Teaching Comparative Government and Politics

Monday, November 06, 2017

Fighting poverty in China

The peasants' revolt that Mao Zedong led in the 1930s and '40s has not ended the way Mao or Marx would have guessed. Maybe it has not ended.

Xi Jinping Vows No Poverty in China by 2020. That Could Be Hard.
From his home in the mountains of northeast China, Li Zhi has watched from a distance as prosperity has transformed China into a land of high-speed trains, billionaires and skyscrapers.

But the economic boom that made China rich never came to Chashan, a desolate village of 40 people about a six-hour drive from Beijing. Mr. Li, 72, spends his days limping along dusty roads to collect trash in exchange for tips. Stiff and gaunt, he subsists on a diet of rice, steamed bread and hard liquor.
Farmyard in Chashan
Nearly seven decades after the Chinese Communist Party rose to power on a promise of prosperity for all, President Xi Jinping has vowed to fulfill the Communists’ original intent, staking his legacy on an ambitious plan to complete the eradication of rural poverty by 2020.

The plan targets the more than 43 million people who still live on the equivalent of less than 95 cents a day, the poverty line set by the Chinese government…

But Mr. Xi’s lofty vision clashes with a harsh reality across much of rural China. In many villages, young people have gone, leaving older residents to fend for themselves…

“The whole idea of socialism was that all Chinese would have a reasonable living standard,” said Kerry Brown, a China scholar at King’s College London. “The nagging concern is that the Communist Party has created billionaires and a strong middle class, and yet there are still a lot of poor people. That seems to be a massive contradiction.”…

[D]uring a speech marking the beginning of his second five-year term as party leader, Mr. Xi described eradicating poverty by 2020 as one of his chief priorities, vowing to “leave no one behind in the march toward common prosperity.”…

While international organizations like the United Nations and the World Bank have praised the government’s work in helping hundreds of millions of Chinese rise out of poverty in recent decades, some experts worry that Mr. Xi’s plan is more about making headlines than bringing lasting change to poor communities.

Some say the government’s focus on 43 million people is too narrow, noting that millions more live just above the official poverty line in conditions that are not much better. Others say that by concentrating on rural areas, Mr. Xi is neglecting the plight of the urban poor, many of whom are rural migrants…
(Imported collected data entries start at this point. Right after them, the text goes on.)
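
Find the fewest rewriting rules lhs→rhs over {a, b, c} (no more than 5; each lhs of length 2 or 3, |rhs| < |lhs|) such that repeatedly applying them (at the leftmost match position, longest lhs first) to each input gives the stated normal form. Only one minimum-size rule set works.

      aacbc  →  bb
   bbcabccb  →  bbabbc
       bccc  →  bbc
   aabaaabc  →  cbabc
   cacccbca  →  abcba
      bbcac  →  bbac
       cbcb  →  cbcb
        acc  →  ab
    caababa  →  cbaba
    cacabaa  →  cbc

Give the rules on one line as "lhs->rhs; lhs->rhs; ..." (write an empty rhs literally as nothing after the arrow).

  | aacbc => ccbc => bcc => bb
  | bbcabccb => bbabccb => bbabbc
  | bccc => bbc
  | aabaaabc => cbaaabc => cbcabc => cbabc

aa->c; ca->a; cc->b; ccb->bc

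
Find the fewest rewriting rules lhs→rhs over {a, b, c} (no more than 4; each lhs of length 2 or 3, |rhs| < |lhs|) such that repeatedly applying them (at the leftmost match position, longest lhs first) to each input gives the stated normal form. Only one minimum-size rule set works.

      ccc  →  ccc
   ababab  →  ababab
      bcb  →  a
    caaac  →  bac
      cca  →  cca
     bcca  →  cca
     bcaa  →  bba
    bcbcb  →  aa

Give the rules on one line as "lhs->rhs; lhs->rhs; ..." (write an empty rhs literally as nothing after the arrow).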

But the hardest work remains ahead. As many as half of the 43 million people who are officially classified as in poverty could be disabled…

Corruption has emerged as a problem, with more than 1,800 people having been investigated last year for embezzling antipoverty funds…

Then there is the fact that Mr. Xi’s campaign is not focused on urban areas. There are more than 200 million rural migrants in China’s cities, where many struggle to receive education, heath care and other benefits because the local government does not consider them residents. Some fall into unemployment or bad health and live in squalid conditions.

“This is a very big hole in the overall picture, which the government rarely addresses,” said Philip G. Alston, a scholar and adviser to the United Nations who issued a report this year on extreme poverty and human rights in China. “The reality is that many of them are living in extreme poverty.”